The Duke endorsed Speechly’s advertisement, perhaps anxious to recoup some of the considerable cost of the 10,000 pineapple plants then under cultivation at Welbeck Abbey in Nottinghamshire.

William III, by contrast, contented himself with a silver pineapple. Shortly after the war that forced Louis XIV to recognise him as rightful King of England, William took delivery of a magnificent silver table, made by silversmith Andrew Moore to a design by Daniel Marot.

Among its features is a large pineapple at the intersection of the table’s elaborate X stretcher. This may simply be a decorative flourish; alternatively, the incorporation of ‘the fruit of the sun’ may represent Dutch William crowing at the expense of his erstwhile enemy, the Sun King.

The Dunmore Pineapple even looks suitably golden in the right light. Photo: Angus Bremner/Landmark Trust

Unsurprisingly, given its desirability, the fruit often features in 18th-century decorative arts.
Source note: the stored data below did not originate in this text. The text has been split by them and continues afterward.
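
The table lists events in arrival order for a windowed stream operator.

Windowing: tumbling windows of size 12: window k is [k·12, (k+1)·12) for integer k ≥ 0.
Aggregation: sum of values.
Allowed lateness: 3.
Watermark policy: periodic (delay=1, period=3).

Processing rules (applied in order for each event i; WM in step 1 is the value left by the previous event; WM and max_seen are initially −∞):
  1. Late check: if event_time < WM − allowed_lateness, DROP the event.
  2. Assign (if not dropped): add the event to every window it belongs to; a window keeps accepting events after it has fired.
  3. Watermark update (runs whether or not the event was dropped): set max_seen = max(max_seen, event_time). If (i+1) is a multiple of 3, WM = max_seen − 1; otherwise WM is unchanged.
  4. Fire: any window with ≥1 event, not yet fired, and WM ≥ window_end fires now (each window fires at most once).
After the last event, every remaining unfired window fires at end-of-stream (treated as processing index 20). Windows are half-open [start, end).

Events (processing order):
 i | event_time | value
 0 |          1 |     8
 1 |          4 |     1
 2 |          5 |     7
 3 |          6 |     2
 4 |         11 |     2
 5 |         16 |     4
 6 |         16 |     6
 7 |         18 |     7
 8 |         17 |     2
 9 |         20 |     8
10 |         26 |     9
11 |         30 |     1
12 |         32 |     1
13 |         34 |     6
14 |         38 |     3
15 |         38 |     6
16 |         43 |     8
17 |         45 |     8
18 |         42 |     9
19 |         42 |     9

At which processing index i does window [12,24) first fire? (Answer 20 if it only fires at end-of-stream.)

i=0 t=1 v=8: → [0,12); WM=−∞
i=1 t=4 v=1: → [0,12); WM=−∞
i=2 t=5 v=7: → [0,12); WM=4
i=3 t=6 v=2: → [0,12); WM=4
i=4 t=11 v=2: → [0,12); WM=4
i=5 t=16 v=4: → [12,24); WM=15; [0,12) fires=20
i=6 t=16 v=6: → [12,24); WM=15
i=7 t=18 v=7: → [12,24); WM=15
i=8 t=17 v=2: → [12,24); WM=17
i=9 t=20 v=8: → [12,24); WM=17
i=10 t=26 v=9: → [24,36); WM=17
i=11 t=30 v=1: → [24,36); WM=29; [12,24) fires=27
i=12 t=32 v=1: → [24,36); WM=29
i=13 t=34 v=6: → [24,36); WM=29
i=14 t=38 v=3: → [36,48); WM=37; [24,36) fires=17
i=15 t=38 v=6: → [36,48); WM=37
i=16 t=43 v=8: → [36,48); WM=37
i=17 t=45 v=8: → [36,48); WM=44
i=18 t=42 v=9: → [36,48); WM=44
i=19 t=42 v=9: → [36,48); WM=44

11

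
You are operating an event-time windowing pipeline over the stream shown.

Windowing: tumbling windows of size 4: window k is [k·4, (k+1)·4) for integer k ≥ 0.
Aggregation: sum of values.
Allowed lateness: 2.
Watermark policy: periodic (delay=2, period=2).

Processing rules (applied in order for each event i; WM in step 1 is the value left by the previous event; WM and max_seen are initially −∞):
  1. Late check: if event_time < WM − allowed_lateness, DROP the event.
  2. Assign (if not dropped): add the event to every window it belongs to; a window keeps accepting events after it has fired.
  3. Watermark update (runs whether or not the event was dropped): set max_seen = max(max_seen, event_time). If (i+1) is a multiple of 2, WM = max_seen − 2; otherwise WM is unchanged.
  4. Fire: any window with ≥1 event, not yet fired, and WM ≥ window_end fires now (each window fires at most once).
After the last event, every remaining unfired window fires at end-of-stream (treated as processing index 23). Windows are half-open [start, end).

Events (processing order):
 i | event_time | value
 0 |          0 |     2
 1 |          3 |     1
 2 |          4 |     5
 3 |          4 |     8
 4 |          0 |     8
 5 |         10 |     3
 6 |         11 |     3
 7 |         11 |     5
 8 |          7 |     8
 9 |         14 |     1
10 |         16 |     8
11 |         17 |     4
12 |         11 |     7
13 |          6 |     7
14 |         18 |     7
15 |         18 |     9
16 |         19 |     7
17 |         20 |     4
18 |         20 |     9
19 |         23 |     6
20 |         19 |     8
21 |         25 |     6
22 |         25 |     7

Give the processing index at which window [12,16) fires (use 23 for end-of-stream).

i=0 t=0 v=2: → [0,4); WM=−∞
i=1 t=3 v=1: → [0,4); WM=1
i=2 t=4 v=5: → [4,8); WM=1
i=3 t=4 v=8: → [4,8); WM=2
i=4 t=0 v=8: → [0,4); WM=2
i=5 t=10 v=3: → [8,12); WM=8; [0,4) fires=11 [4,8) fires=13
i=6 t=11 v=3: → [8,12); WM=8
i=7 t=11 v=5: → [8,12); WM=9
i=8 t=7 v=8: → [4,8); WM=9
i=9 t=14 v=1: → [12,16); WM=12; [8,12) fires=11
i=10 t=16 v=8: → [16,20); WM=12
i=11 t=17 v=4: → [16,20); WM=15
i=12 t=11 v=7: DROP (t<15-2); WM=15
i=13 t=6 v=7: DROP (t<15-2); WM=15
i=14 t=18 v=7: → [16,20); WM=15
i=15 t=18 v=9: → [16,20); WM=16; [12,16) fires=1
i=16 t=19 v=7: → [16,20); WM=16
i=17 t=20 v=4: → [20,24); WM=18
i=18 t=20 v=9: → [20,24); WM=18
i=19 t=23 v=6: → [20,24); WM=21; [16,20) fires=35
i=20 t=19 v=8: → [16,20); WM=21
i=21 t=25 v=6: → [24,28); WM=23
i=22 t=25 v=7: → [24,28); WM=23

15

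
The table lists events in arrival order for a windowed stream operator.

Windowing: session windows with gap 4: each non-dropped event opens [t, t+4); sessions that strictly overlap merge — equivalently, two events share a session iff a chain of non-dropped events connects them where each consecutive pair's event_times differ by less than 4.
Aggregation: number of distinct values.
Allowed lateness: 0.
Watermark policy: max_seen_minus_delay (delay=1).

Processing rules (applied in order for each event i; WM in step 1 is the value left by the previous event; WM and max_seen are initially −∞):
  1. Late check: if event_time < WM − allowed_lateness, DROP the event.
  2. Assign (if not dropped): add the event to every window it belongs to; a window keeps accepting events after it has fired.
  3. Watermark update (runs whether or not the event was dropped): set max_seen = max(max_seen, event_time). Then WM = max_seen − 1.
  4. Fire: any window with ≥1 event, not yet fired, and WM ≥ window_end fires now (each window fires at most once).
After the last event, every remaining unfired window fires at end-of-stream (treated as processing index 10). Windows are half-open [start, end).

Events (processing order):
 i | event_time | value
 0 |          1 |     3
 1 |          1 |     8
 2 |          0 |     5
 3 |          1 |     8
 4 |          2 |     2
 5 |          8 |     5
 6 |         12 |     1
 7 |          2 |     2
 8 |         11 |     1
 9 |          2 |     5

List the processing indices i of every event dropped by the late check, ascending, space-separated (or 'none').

i=0 t=1 v=3: → [1,5); WM=0
i=1 t=1 v=8: → [1,5); WM=0
i=2 t=0 v=5: → [0,5); WM=0
i=3 t=1 v=8: → [0,5); WM=0
i=4 t=2 v=2: → [0,6); WM=1
i=5 t=8 v=5: → [8,12); WM=7
i=6 t=12 v=1: → [12,16); WM=11
i=7 t=2 v=2: DROP (t<11-0); WM=11
i=8 t=11 v=1: → [8,16); WM=11
i=9 t=2 v=5: DROP (t<11-0); WM=11

7 9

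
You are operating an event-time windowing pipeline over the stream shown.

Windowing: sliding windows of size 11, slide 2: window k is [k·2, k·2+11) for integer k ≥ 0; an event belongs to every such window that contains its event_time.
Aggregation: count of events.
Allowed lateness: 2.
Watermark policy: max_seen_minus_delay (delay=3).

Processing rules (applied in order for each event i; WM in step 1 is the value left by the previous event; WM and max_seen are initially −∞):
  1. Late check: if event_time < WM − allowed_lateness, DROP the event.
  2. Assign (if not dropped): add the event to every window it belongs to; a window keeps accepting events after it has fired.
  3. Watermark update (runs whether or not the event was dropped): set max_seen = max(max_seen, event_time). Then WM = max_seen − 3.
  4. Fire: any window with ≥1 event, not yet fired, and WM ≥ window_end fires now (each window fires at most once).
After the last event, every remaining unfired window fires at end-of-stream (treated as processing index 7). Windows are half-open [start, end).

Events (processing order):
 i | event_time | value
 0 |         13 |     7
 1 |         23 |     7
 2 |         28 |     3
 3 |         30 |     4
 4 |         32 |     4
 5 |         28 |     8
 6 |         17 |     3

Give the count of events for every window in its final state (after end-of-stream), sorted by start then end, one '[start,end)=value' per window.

i=0 t=13 v=7: → [12,23),[10,21),[8,19),[6,17),[4,15); WM=10
i=1 t=23 v=7: → [22,33),[20,31),[18,29),[16,27),[14,25); WM=20; [4,15) fires=1 [6,17) fires=1 [8,19) fires=1
i=2 t=28 v=3: → [28,39),[26,37),[24,35),[22,33),[20,31),[18,29); WM=25; [10,21) fires=1 [12,23) fires=1 [14,25) fires=1
i=3 t=30 v=4: → [30,41),[28,39),[26,37),[24,35),[22,33),[20,31); WM=27; [16,27) fires=1
i=4 t=32 v=4: → [32,43),[30,41),[28,39),[26,37),[24,35),[22,33); WM=29; [18,29) fires=2
i=5 t=28 v=8: → [28,39),[26,37),[24,35),[22,33),[20,31),[18,29); WM=29
i=6 t=17 v=3: DROP (t<29-2); WM=29

[4,15)=1 [6,17)=1 [8,19)=1 [10,21)=1 [12,23)=1 [14,25)=1 [16,27)=1 [18,29)=3 [20,31)=4 [22,33)=5 [24,35)=4 [26,37)=4 [28,39)=4 [30,41)=2 [32,43)=1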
Surviving wallpaper fragments from Joshua Reynolds’s house in Leicester Square, London WC2, from the mid 1700s include a damask-style design centred on a large pineapple motif and Josiah Wedgwood, a man with a keen nose for a commercial trend, produced green-and-yellow pineapple-inspired earthenware in the 1760s.

The acme of such design is surely the extravagant, pineapple-shaped summerhouse built on his estate at Elphinstone by John Murray, 4th Earl of Dunmore, the last British governor of Virginia, possibly to designs by Sir William Chambers.

The glasshouses once ornamented by this towering fruity folly have long gone, but, after restoration by the Landmark Trust, The Pineapple near Airth, in Falkirk, is available for holiday lets. It is an appropriate rebirth for a building in the shape of a fruit once widely regarded as a symbol of hospitality and welcome.

That Dickens’s alcoholic evangelist Revd Stiggins, in The Pickwick Papers, has a taste for ‘hot pineapple rum and water’ suggests the declining exoticism of the fruit as glasshouse innovations increased its availability.

Even today, however, one British pineapple remains distinctly exclusive: it crowns the late-19th-century silver-gilt cup presented to the winner of the men’s singles title at Wimbledon.

Look closely and you’ll see that the top of the Wimbledon men’s trophy is actually a pineapple.